Дневник неудачника, или Секретная тетрадь - Эдуард Вениаминович Лимонов
Снег уже еле видим. Горизонтально-быстрый, мелкий. Через день у меня рождение. День моего рождения. Я проведу его один, изощренно что-либо сочиняя, питаясь мясом и вином. А потом пойду на Восьмую авеню и выберу себе проститутку. Недорогую. По-видимому, белую. Полукрасивую-полувульгарную.
Снег кончился. Постель моя, аккуратная впрочем, имеет в своем облике какой-то изъян, неполноценность. Глядя на нее со стороны, я это понимаю, только объяснить невозможно. А сейчас загремел гром. То вдруг все освещается, то затемняется.
* * *
Если выйти из отеля около часу дня. И пойти по любой авеню в даунтаун, то постоянно будешь идти в солнце. И это тепло, даже если февраль.
* * *
Иногда даже в глазах очень богатых людей, чаще женщин, я вижу дикую грусть. Они воспитанны, прилежны, никогда не скажут, не нарушают. Но тут мне хочется обнять иссохшую старуху — бывшую красавицу, — прижать ее седую голову к своей груди и гладить по снежным коротким волосам, говоря:
— Ну что, моя маленькая, ну успокойся. Ну, ничего.

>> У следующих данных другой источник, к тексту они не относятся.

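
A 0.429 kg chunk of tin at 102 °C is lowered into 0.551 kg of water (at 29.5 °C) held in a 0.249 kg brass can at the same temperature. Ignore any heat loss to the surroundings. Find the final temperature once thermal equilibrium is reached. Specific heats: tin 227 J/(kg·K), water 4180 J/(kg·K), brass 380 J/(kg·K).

Setting the total heat transfer to zero:
0.429×227×(T − 102) + 0.551×4180×(T − 29.5) + 0.249×380×(T − 29.5) = 0
2495.2 T = 80668
T = 80668/2495.2 ≈ 32.33 °C

T_f ≈ 32.3 °C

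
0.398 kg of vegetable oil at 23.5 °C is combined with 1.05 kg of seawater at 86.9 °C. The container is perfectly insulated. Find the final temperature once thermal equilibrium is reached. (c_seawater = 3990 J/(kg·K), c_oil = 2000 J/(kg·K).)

Heat gained plus heat lost sum to zero:
1.05×3990×(T − 86.9) + 0.398×2000×(T − 23.5) = 0
4189.5(T − 86.9) + 796(T − 23.5) = 0
(4189.5 + 796) T = 4189.5×86.9 + 796×23.5
T ≈ 76.78 °C

T_f ≈ 76.8 °C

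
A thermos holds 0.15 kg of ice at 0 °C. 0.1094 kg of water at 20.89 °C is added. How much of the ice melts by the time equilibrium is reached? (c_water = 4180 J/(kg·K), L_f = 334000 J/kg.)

Cooling the water to 0 °C releases 0.1094×4180×20.89 = 9552.8 J.
To melt every bit of ice: 0.15×334000 = 50100 J.
9552.8 J < 50100 J, so only part of the ice melts and the system sits at 0 °C.
Mass melted = 9552.8/334000 ≈ 0.0286 kg.

m_melted ≈ 0.0286 kg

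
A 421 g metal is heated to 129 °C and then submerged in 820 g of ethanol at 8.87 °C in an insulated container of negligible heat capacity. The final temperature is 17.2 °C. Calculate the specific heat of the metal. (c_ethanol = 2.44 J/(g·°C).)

c ≈ 0.354 J/(g·°C)

m_s c (T_s − T_f) = m_ethanol c_ethanol (T_f − T_0):
421·c·(129 − 17.2) = 820·2.44·(17.2 − 8.87)
47068 c = 16667  ⇒  c ≈ 0.3541 J/(g·°C)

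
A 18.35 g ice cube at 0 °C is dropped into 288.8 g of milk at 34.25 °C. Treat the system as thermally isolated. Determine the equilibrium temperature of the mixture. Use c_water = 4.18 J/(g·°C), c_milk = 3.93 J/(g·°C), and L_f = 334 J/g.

Let T be the final temperature. ΣQ_i = 0:
fusion: m_ice L_f = 18.35·334 = 6128.9; meltwater 0→T: 18.35·4.18·T = 76.7 T; milk: 1135(T − 34.25)
1211.7 T = 38873 − 6128.9 = 32744
T ≈ 27.02 °C — above 0 °C, consistent with complete melting.

T_f ≈ 27.0 °C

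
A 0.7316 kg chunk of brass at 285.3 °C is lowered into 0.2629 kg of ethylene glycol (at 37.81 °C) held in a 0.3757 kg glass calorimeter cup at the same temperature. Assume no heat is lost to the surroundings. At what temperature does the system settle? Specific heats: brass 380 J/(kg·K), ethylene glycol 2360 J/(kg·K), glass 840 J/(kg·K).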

Ну пусть так, ну что делать! Успокойся!
Маленькая моя!
* * *
А. М.
Я помню какие-то имена.
Особенно Манфред и Зигфрид.
Я не знаю, откуда они пришли, но они есть во мне — эти имена.
Манфред сидит на берегу — Зигфрид купается в озере.

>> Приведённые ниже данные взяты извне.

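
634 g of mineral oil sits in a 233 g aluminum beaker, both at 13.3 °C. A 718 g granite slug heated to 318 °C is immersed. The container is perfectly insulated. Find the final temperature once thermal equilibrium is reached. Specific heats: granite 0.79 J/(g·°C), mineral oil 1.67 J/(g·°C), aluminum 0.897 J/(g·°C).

T_f is the heat-capacity-weighted average of the initial temperatures:
T_f = (567.22×318 + 1058.8×13.3 + 209×13.3) / (567.22 + 1058.8 + 209)
    = 197237 / 1835 ≈ 107.49 °C

T_f ≈ 107.5 °C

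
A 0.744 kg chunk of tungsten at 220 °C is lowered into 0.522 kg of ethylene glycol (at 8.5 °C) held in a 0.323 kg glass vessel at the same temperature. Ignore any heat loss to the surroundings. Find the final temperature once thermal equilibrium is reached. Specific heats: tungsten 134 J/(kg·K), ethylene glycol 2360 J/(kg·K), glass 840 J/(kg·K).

T_f ≈ 21.7 °C

Taking heat into each body as positive, Σ m c ΔT = 0:
0.744×134×(T − 220) + 0.522×2360×(T − 8.5) + 0.323×840×(T − 8.5) = 0
1602.9 T = 34711
T ≈ 21.65 °C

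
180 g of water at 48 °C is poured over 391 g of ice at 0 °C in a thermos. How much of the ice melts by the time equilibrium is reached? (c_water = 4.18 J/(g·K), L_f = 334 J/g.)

m_melted ≈ 108 g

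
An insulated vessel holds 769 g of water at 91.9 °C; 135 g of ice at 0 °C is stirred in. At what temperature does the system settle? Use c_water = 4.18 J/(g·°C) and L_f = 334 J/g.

Net heat exchanged in the isolated system is zero:
melt ice: 135·334 = 45090
  meltwater 0→T: 135·4.18·T = 564.3 T
  water cools: 769·4.18·(T − 91.9) = 3214.4(T − 91.9)
3778.7 T = 295405 − 45090 = 250315
T ≈ 66.24 °C (positive, so assuming full melt was valid).

T_f ≈ 66.2 °C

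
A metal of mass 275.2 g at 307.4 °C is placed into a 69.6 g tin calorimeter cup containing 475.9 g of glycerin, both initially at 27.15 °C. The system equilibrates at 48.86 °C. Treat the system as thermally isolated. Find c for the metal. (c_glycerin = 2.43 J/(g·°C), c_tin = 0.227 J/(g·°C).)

Conservation of energy gives ΣQ = 0:
275.2·c·(48.86 − 307.4) + 475.9·2.43·(48.86 − 27.15) + 69.6·0.227·(48.86 − 27.15) = 0
-71150 c = -25449
c = -25449/-71150 ≈ 0.3577 J/(g·°C)

c ≈ 0.358 J/(g·°C)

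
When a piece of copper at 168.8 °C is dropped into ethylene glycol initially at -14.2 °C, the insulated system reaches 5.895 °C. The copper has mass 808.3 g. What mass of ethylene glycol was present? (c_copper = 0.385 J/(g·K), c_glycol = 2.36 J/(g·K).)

Conservation of energy gives ΣQ = 0:
808.3×0.385×(5.895 − 168.8) + m×2.36×(5.895 − (-14.2)) = 0
47.42 m = 50695
m = 50695/47.42 ≈ 1069 g

m ≈ 1070 g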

— Красивые белые кувшинки, — говорит Манфред.
— Я не знаю, куда плыть! — кричит Зигфрид.
— Плыви на мой голос! — кричит Манфред.
Зигфрид выходит из воды. Манфред набрасывает на него какую-то ткань и его вытирает.
Вытирая, он и целует его одновременно. Спускаясь с поцелуями по чистой коже Зигфрида, на полурасстоянии от земли он находит нечто. Губы его останавливаются в этом месте.
Музыка леса сопровождает затянувшееся свидание.
Что бы они потом ни надели — какие бы наряды.
Подадут ли карету или сядут в автомобиль.
Я люблю вечернее небо. Сужающийся летний вечер.
Тихую тоску собственной прошедшей юности.
И неожиданно Вас — мой милый друг.
Мой бледный, цветочный, танцующий друг.
* * *
Огородики Нижнего Ист-Сайда. Репа и морковь.
В Гарлеме зацветает чеснок.
На Пятой авеню роняет свои плоды на землю помойное дерево.
Ветер трясет золотые заболоченные бамбуковые рощи Вест-Вилледжа.
Поют птицы, летают стрекозы.
Мистер Смит и мистер Джонсон шагают по размытому левому берегу Бродвея в резиновых охотничьих сапогах. Время от времени Смит вскидывает ружье и стреляет в выпархивающую из зарослей утку.
Самое оживленное место — где еще сохранилась табличка «Вест — 49-я улица», — в этом месте единственная переправа через Бродвей. В развалинах на берегу меняют дичь на кофе и сахар, пушнину — на кости и рыбу и продают одежду, в которой большая нужда.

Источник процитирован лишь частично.